The camp’s new policy was signalized recently by a number of significant events. Most important of these was formation of an advisory Government council consisting, in the majority, of left-wingers in the camp. Secondly was the expulsion from the party of the anti-Semitic radical Nationalist Deputy Dudzinski, for violently attacking, in his weekly organ, the Government’s policy on Jews. Finally came expulsion of the former leader of camp’s youth organization, Rutkowski, together with his group of followers belonging to the right radical wing of the party.

The camp’s new policy is considered the result of failure to achieve the goal of national consolidation with the rightist parties and an attempt to reach an understanding with the left.

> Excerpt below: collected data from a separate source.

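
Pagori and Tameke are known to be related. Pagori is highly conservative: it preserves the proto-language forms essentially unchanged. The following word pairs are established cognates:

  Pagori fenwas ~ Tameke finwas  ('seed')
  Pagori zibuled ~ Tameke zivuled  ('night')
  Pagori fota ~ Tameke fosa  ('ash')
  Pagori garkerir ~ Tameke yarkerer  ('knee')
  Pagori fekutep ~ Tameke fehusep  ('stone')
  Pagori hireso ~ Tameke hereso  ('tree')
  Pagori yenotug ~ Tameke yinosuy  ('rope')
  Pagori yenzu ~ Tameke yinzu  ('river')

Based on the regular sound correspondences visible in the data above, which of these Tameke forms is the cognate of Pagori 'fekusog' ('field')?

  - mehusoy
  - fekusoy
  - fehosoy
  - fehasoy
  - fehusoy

fehusoy

fekutep ~ fehusep — Pagori k corresponds to Tameke h between vowels (before a back vowel).
yenotug ~ yinosuy — Pagori g corresponds to Tameke y word-finally.
Applying these to Pagori 'fekusog':
  fekusog → fehusog   (k→h between vowels (before a back vowel))
  fehusog → fehusoy   (g→y word-finally)
So the Tameke cognate is 'fehusoy'.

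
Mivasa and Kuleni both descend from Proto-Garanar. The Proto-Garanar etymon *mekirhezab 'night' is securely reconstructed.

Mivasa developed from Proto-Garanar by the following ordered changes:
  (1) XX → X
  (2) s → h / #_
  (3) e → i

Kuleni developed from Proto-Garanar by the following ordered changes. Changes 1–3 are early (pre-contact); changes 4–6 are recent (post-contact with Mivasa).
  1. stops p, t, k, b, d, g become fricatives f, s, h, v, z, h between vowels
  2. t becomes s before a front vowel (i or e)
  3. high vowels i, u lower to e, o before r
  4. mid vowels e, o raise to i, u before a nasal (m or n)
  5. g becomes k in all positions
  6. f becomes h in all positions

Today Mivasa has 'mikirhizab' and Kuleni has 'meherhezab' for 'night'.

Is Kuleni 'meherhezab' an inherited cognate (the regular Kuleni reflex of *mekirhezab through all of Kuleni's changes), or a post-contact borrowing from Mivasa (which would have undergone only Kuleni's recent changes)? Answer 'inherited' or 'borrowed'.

inherited

If inherited, *mekirhezab would pass through all of Kuleni's changes:
Kuleni: *mekirhezab > mehirhezab > meherhezab  (by intervocalic lenition, pre-rhotic lowering)
If borrowed from Mivasa 'mikirhizab' after the early changes, it would undergo only the recent ones:
  rule 4 (pre-nasal raising): no change (mikirhizab)
  rule 5 (unconditioned shift): no change (mikirhizab)
  rule 6 (unconditioned shift): no change (mikirhizab)
  ⇒ as a loan: mikirhizab
Kuleni 'meherhezab' matches the inherited outcome exactly, so it is an inherited cognate, not a loan.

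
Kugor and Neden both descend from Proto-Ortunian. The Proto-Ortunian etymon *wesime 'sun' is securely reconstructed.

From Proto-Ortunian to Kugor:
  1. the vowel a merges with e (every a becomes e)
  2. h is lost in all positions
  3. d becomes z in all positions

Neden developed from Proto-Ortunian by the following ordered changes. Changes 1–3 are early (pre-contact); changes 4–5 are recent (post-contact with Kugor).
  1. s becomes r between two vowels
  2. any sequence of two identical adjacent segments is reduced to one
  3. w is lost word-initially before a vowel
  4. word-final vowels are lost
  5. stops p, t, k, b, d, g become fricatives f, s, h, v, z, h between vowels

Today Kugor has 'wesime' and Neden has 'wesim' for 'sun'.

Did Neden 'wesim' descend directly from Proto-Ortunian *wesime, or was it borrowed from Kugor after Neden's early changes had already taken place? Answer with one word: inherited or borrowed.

borrowed

If inherited, *wesime would pass through all of Neden's changes:
Neden: *wesime > werime > erime > erim  (by rhotacism, glide loss, apocope)
If borrowed from Kugor 'wesime' after the early changes, it would undergo only the recent ones:
  rule 4 (apocope): wesime → wesim
  rule 5 (intervocalic lenition): no change (wesim)
  ⇒ as a loan: wesim
Neden 'wesim' matches the loan outcome 'wesim', not the inherited 'erim' — it skipped the early Neden changes, so it was borrowed from Kugor.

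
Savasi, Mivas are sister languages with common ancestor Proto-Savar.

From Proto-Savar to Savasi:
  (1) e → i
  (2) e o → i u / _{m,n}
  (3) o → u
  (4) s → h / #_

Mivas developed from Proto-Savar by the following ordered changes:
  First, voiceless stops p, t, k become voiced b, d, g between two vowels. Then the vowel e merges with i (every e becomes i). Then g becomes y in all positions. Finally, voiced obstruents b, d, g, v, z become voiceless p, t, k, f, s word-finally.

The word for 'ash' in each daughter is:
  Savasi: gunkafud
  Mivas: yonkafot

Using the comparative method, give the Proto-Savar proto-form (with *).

*gonkafod

Position 1: Savasi has g, Mivas has y. Savasi preserves g here (none of its changes turn any other segment into g), so the proto-segment is *g.
Position 7: Savasi has u, Mivas has o. Mivas preserves o here (none of its changes turn any other segment into o), so the proto-segment is *o.
This points to *gonkafod. Verify forward in each daughter:
Savasi: *gonkafod > gunkafod > gunkafud  (by pre-nasal raising, vowel merger)
Mivas: start from *gonkafod.
  rule 1: no change — gonkafod
  rule 2: no change — gonkafod
  rule 3 (unconditioned shift): gonkafod → yonkafod
  rule 4 (final devoicing): yonkafod → yonkafot
  ⇒ Mivas yonkafot
*gonkafod is the unique common source.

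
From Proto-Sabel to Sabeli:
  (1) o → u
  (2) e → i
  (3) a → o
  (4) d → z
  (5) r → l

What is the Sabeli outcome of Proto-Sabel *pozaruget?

Sabeli: *pozaruget
  pozaruget → puzaruget   [vowel merger]
  puzaruget → puzarugit   [vowel merger]
  puzarugit → puzorugit   [vowel merger]
  puzorugit (rule 4 does not apply)
  puzorugit → puzolugit   [unconditioned shift]
  giving Sabeli puzolugit.

puzolugit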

Kwiatkowski, a personal friend of President Ignace Moscicki, is often referred to in Polish newspapers as the future premier of Poland. Emphasizing in his Katowice speech Sunday night the inviolability of the Constitution and equality of rights, he appealed for national consolidation “without using the mask and the whip of totalitarianism.” He expressed faith in democratic self-governing institutions, which is regarded as indication of the Government’s intention to introduce a more democratic system of elections.

Referring to the Jewish question, the Vice-Premier reiterated the camp’s original policy that it was imperative to “Polonize” towns, commerce and industry and declared that the first to emigrate from Poland should be the people who had “pushed themselves into the country” in the past several decades and had remained an “alien, often hostile body.”